The proposed guidance will likely be adopted soon and it will likely affect almost half of the EEOC charges filed by employees. That’s because a retaliation charge is either the primary claim, or is combined with another claim (i.e., harassment, discrimination) in approximately 45 percent of all EEOC charges filed. There has been and will continue to be grumbling from employers and their management-side attorneys who love them about the many ways in which the EEOC’s aggressive regulatory efforts, such as, the EEOC’s suggestion that a termination decision occurring five years after an employee engaged in protected activity could actually be causally connected to support an inference of retaliation. But I digress.

So is there any silver lining for employers in the EEOC’s proposed guidance? Perhaps so. That is because if you are still awake by page 68 of the proposed guidance, you will read that the EEOC suggests “best practices” for employers to undertake to “help reduce the risk of violations.” Those practices include maintaining a written anti-retaliation policy complete with “practical guidance on the employer’s expectations” and a reporting mechanism for employees to voice concerns.

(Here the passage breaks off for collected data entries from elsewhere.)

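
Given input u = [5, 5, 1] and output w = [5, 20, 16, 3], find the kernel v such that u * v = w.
Output length 4 = len(u) + len(v) - 1 ⇒ len(v) = 2. Solve v forward using v[k] = (w[k] - Σ_{i≥1} u[i]·v[k-i]) / u[0]: v[0] = w[0] / u[0] = 5 / 5 = 1; v[1] = (w[1] - 5×1) / u[0] = (20 - 5×1) / 5 = 3. So v = [1, 3]. Forward-check [5, 5, 1] * [1, 3]: w[0] = 5×1 = 5; w[1] = 5×3 + 5×1 = 20; w[2] = 5×3 + 1×1 = 16; w[3] = 1×3 = 3 → [5, 20, 16, 3] ✓

[1, 3]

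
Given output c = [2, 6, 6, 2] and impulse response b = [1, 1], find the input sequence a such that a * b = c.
Deconvolve c=[2, 6, 6, 2] by b=[1, 1]. Since b[0]=1, solve forward: a[0] = c[0] / 1 = 2; a[1] = (c[1] - 2×1) / 1 = 4; a[2] = (c[2] - 4×1) / 1 = 2. So a = [2, 4, 2]. Check by forward convolution: c[0] = 2×1 = 2; c[1] = 2×1 + 4×1 = 6; c[2] = 4×1 + 2×1 = 6; c[3] = 2×1 = 2

[2, 4, 2]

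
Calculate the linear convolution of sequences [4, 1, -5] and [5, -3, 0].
y[0] = 4×5 = 20; y[1] = 4×-3 + 1×5 = -7; y[2] = 4×0 + 1×-3 + -5×5 = -28; y[3] = 1×0 + -5×-3 = 15; y[4] = -5×0 = 0

[20, -7, -28, 15, 0]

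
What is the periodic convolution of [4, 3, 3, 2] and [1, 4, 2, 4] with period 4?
Use y[k] = Σ_j f[j]·g[(k-j) mod 4]. y[0] = 4×1 + 3×4 + 3×2 + 2×4 = 30; y[1] = 4×4 + 3×1 + 3×4 + 2×2 = 35; y[2] = 4×2 + 3×4 + 3×1 + 2×4 = 31; y[3] = 4×4 + 3×2 + 3×4 + 2×1 = 36. Result: [30, 35, 31, 36]

[30, 35, 31, 36]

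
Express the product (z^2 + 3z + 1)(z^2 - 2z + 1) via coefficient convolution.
Ascending coefficients: a = [1, 3, 1], b = [1, -2, 1]. c[0] = 1×1 = 1; c[1] = 1×-2 + 3×1 = 1; c[2] = 1×1 + 3×-2 + 1×1 = -4; c[3] = 3×1 + 1×-2 = 1; c[4] = 1×1 = 1. Result coefficients: [1, 1, -4, 1, 1] → z^4 + z^3 - 4z^2 + z + 1

z^4 + z^3 - 4z^2 + z + 1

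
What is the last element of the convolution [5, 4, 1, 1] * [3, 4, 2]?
Use y[k] = Σ_i a[i]·b[k-i] at k=5. y[5] = 1×2 = 2

2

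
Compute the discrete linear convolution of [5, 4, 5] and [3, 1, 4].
y[0] = 5×3 = 15; y[1] = 5×1 + 4×3 = 17; y[2] = 5×4 + 4×1 + 5×3 = 39; y[3] = 4×4 + 5×1 = 21; y[4] = 5×4 = 20

[15, 17, 39, 21, 20]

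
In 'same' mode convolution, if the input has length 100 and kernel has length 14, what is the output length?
'Same' mode returns an output with the same length as the input: 100

100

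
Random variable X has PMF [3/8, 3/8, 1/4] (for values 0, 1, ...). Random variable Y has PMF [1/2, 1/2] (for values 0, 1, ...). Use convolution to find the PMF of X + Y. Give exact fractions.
P(X+Y=k) = Σ_i P(X=i)·P(Y=k-i) — a convolution of [3/8, 3/8, 1/4] and [1/2, 1/2]. P(X+Y=0) = (3/8)×(1/2) = 3/16; P(X+Y=1) = (3/8)×(1/2) + (3/8)×(1/2) = 3/16 + 3/16 = 3/8; P(X+Y=2) = (3/8)×(1/2) + (1/4)×(1/2) = 3/16 + 1/8 = 5/16; P(X+Y=3) = (1/4)×(1/2) = 1/8. PMF: [3/16, 3/8, 5/16, 1/8] (sums to 1 ✓)

[3/16, 3/8, 5/16, 1/8]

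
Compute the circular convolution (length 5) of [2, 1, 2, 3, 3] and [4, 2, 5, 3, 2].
Use y[k] = Σ_j s[j]·t[(k-j) mod 5]. y[0] = 2×4 + 1×2 + 2×3 + 3×5 + 3×2 = 37; y[1] = 2×2 + 1×4 + 2×2 + 3×3 + 3×5 = 36; y[2] = 2×5 + 1×2 + 2×4 + 3×2 + 3×3 = 35; y[3] = 2×3 + 1×5 + 2×2 + 3×4 + 3×2 = 33; y[4] = 2×2 + 1×3 + 2×5 + 3×2 + 3×4 = 35. Result: [37, 36, 35, 33, 35]

[37, 36, 35, 33, 35]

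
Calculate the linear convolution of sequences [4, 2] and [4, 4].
y[0] = 4×4 = 16; y[1] = 4×4 + 2×4 = 24; y[2] = 2×4 = 8

[16, 24, 8]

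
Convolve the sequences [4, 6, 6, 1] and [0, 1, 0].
y[0] = 4×0 = 0; y[1] = 4×1 + 6×0 = 4; y[2] = 4×0 + 6×1 + 6×0 = 6; y[3] = 6×0 + 6×1 + 1×0 = 6; y[4] = 6×0 + 1×1 = 1; y[5] = 1×0 = 0

[0, 4, 6, 6, 1, 0]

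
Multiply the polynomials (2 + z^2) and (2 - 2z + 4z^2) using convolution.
Ascending coefficients: a = [2, 0, 1], b = [2, -2, 4]. c[0] = 2×2 = 4; c[1] = 2×-2 + 0×2 = -4; c[2] = 2×4 + 0×-2 + 1×2 = 10; c[3] = 0×4 + 1×-2 = -2; c[4] = 1×4 = 4. Result coefficients: [4, -4, 10, -2, 4] → 4 - 4z + 10z^2 - 2z^3 + 4z^4

4 - 4z + 10z^2 - 2z^3 + 4z^4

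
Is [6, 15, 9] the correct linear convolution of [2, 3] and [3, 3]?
Recompute linear convolution of [2, 3] and [3, 3]: y[0] = 2×3 = 6; y[1] = 2×3 + 3×3 = 15; y[2] = 3×3 = 9 → [6, 15, 9]. Given [6, 15, 9] matches, so answer: Yes

Yes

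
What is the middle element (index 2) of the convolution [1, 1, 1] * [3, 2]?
Use y[k] = Σ_i a[i]·b[k-i] at k=2. y[2] = 1×2 + 1×3 = 5

5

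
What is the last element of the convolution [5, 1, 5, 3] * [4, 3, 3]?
Use y[k] = Σ_i a[i]·b[k-i] at k=5. y[5] = 3×3 = 9

9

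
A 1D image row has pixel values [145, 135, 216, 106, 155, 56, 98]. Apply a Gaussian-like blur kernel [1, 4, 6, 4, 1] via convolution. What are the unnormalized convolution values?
Convolve image row [145, 135, 216, 106, 155, 56, 98] with kernel [1, 4, 6, 4, 1]: y[0] = 145×1 = 145; y[1] = 145×4 + 135×1 = 715; y[2] = 145×6 + 135×4 + 216×1 = 1626; y[3] = 145×4 + 135×6 + 216×4 + 106×1 = 2360; y[4] = 145×1 + 135×4 + 216×6 + 106×4 + 155×1 = 2560; y[5] = 135×1 + 216×4 + 106×6 + 155×4 + 56×1 = 2311; y[6] = 216×1 + 106×4 + 155×6 + 56×4 + 98×1 = 1892; y[7] = 106×1 + 155×4 + 56×6 + 98×4 = 1454; y[8] = 155×1 + 56×4 + 98×6 = 967; y[9] = 56×1 + 98×4 = 448; y[10] = 98×1 = 98 → [145, 715, 1626, 2360, 2560, 2311, 1892, 1454, 967, 448, 98]. Normalization factor = sum(kernel) = 16.

[145, 715, 1626, 2360, 2560, 2311, 1892, 1454, 967, 448, 98]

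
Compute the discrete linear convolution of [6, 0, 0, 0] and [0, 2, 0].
y[0] = 6×0 = 0; y[1] = 6×2 + 0×0 = 12; y[2] = 6×0 + 0×2 + 0×0 = 0; y[3] = 0×0 + 0×2 + 0×0 = 0; y[4] = 0×0 + 0×2 = 0; y[5] = 0×0 = 0

[0, 12, 0, 0, 0, 0]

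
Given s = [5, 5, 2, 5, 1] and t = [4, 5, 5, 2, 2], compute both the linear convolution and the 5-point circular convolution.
Linear: y_lin[0] = 5×4 = 20; y_lin[1] = 5×5 + 5×4 = 45; y_lin[2] = 5×5 + 5×5 + 2×4 = 58; y_lin[3] = 5×2 + 5×5 + 2×5 + 5×4 = 65; y_lin[4] = 5×2 + 5×2 + 2×5 + 5×5 + 1×4 = 59; y_lin[5] = 5×2 + 2×2 + 5×5 + 1×5 = 44; y_lin[6] = 2×2 + 5×2 + 1×5 = 19; y_lin[7] = 5×2 + 1×2 = 12; y_lin[8] = 1×2 = 2 → [20, 45, 58, 65, 59, 44, 19, 12, 2]. Circular (length 5): y[0] = 5×4 + 5×2 + 2×2 + 5×5 + 1×5 = 64; y[1] = 5×5 + 5×4 + 2×2 + 5×2 + 1×5 = 64; y[2] = 5×5 + 5×5 + 2×4 + 5×2 + 1×2 = 70; y[3] = 5×2 + 5×5 + 2×5 + 5×4 + 1×2 = 67; y[4] = 5×2 + 5×2 + 2×5 + 5×5 + 1×4 = 59 → [64, 64, 70, 67, 59]

Linear: [20, 45, 58, 65, 59, 44, 19, 12, 2], Circular: [64, 64, 70, 67, 59]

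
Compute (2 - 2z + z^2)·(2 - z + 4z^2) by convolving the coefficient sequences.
Ascending coefficients: a = [2, -2, 1], b = [2, -1, 4]. c[0] = 2×2 = 4; c[1] = 2×-1 + -2×2 = -6; c[2] = 2×4 + -2×-1 + 1×2 = 12; c[3] = -2×4 + 1×-1 = -9; c[4] = 1×4 = 4. Result coefficients: [4, -6, 12, -9, 4] → 4 - 6z + 12z^2 - 9z^3 + 4z^4

4 - 6z + 12z^2 - 9z^3 + 4z^4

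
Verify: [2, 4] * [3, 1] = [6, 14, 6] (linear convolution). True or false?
Recompute linear convolution of [2, 4] and [3, 1]: y[0] = 2×3 = 6; y[1] = 2×1 + 4×3 = 14; y[2] = 4×1 = 4 → [6, 14, 4]. Compare to given [6, 14, 6]: they differ at index 2: given 6, correct 4, so answer: No

No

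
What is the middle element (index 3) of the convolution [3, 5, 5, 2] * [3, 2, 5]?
Use y[k] = Σ_i a[i]·b[k-i] at k=3. y[3] = 5×5 + 5×2 + 2×3 = 41

41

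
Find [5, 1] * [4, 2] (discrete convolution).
y[0] = 5×4 = 20; y[1] = 5×2 + 1×4 = 14; y[2] = 1×2 = 2

[20, 14, 2]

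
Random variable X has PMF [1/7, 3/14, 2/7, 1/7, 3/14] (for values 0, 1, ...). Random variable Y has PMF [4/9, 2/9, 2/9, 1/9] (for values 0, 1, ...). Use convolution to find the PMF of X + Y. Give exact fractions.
P(X+Y=k) = Σ_i P(X=i)·P(Y=k-i) — a convolution of [1/7, 3/14, 2/7, 1/7, 3/14] and [4/9, 2/9, 2/9, 1/9]. P(X+Y=0) = (1/7)×(4/9) = 4/63; P(X+Y=1) = (1/7)×(2/9) + (3/14)×(4/9) = 2/63 + 2/21 = 8/63; P(X+Y=2) = (1/7)×(2/9) + (3/14)×(2/9) + (2/7)×(4/9) = 2/63 + 1/21 + 8/63 = 13/63; P(X+Y=3) = (1/7)×(1/9) + (3/14)×(2/9) + (2/7)×(2/9) + (1/7)×(4/9) = 1/63 + 1/21 + 4/63 + 4/63 = 4/21; P(X+Y=4) = (3/14)×(1/9) + (2/7)×(2/9) + (1/7)×(2/9) + (3/14)×(4/9) = 1/42 + 4/63 + 2/63 + 2/21 = 3/14; P(X+Y=5) = (2/7)×(1/9) + (1/7)×(2/9) + (3/14)×(2/9) = 2/63 + 2/63 + 1/21 = 1/9; P(X+Y=6) = (1/7)×(1/9) + (3/14)×(2/9) = 1/63 + 1/21 = 4/63; P(X+Y=7) = (3/14)×(1/9) = 1/42. PMF: [4/63, 8/63, 13/63, 4/21, 3/14, 1/9, 4/63, 1/42] (sums to 1 ✓)

[4/63, 8/63, 13/63, 4/21, 3/14, 1/9, 4/63, 1/42]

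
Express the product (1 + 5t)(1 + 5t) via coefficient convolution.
Ascending coefficients: a = [1, 5], b = [1, 5]. c[0] = 1×1 = 1; c[1] = 1×5 + 5×1 = 10; c[2] = 5×5 = 25. Result coefficients: [1, 10, 25] → 1 + 10t + 25t^2

1 + 10t + 25t^2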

Employers should also, suggests the EEOC, train employees on the employer’s written anti-retaliation policy, and investigate all complaints in a timely and professional manner. If that advice sounds familiar to you, it should, because it’s likely the same advice your legal counsel has been giving you for years.

But wait; do you remember why your counsel started giving you that advice in the first place? Keep in mind that most management-side legal advice is not simply given because it’s a nice thing to do, or even a “best practice.” Rather, advice in this context is often/mostly/always given in order to protect you, the employer from risk and allow you to take advantage of court-created legal defenses to liability for employment claims. That is, since a trilogy of cases decided by the U.S. Supreme Court in 1998 and 1999, employers have been proactively instituting policies, training, investigation and remediation practices as a means to defend themselves against liability in certain cases alleging discrimination and harassment on the basis of sex, age, national origin, religion and age and to dramatically reduce liability for punitive damages. So does the EEOC’s proposed guidance signal that it is open to extending an employer’s “compliance program defense” to claims of retaliation? The EEOC will undoubtedly answer “no,” but there is a lot to use from the proposed guidance to argue that it should.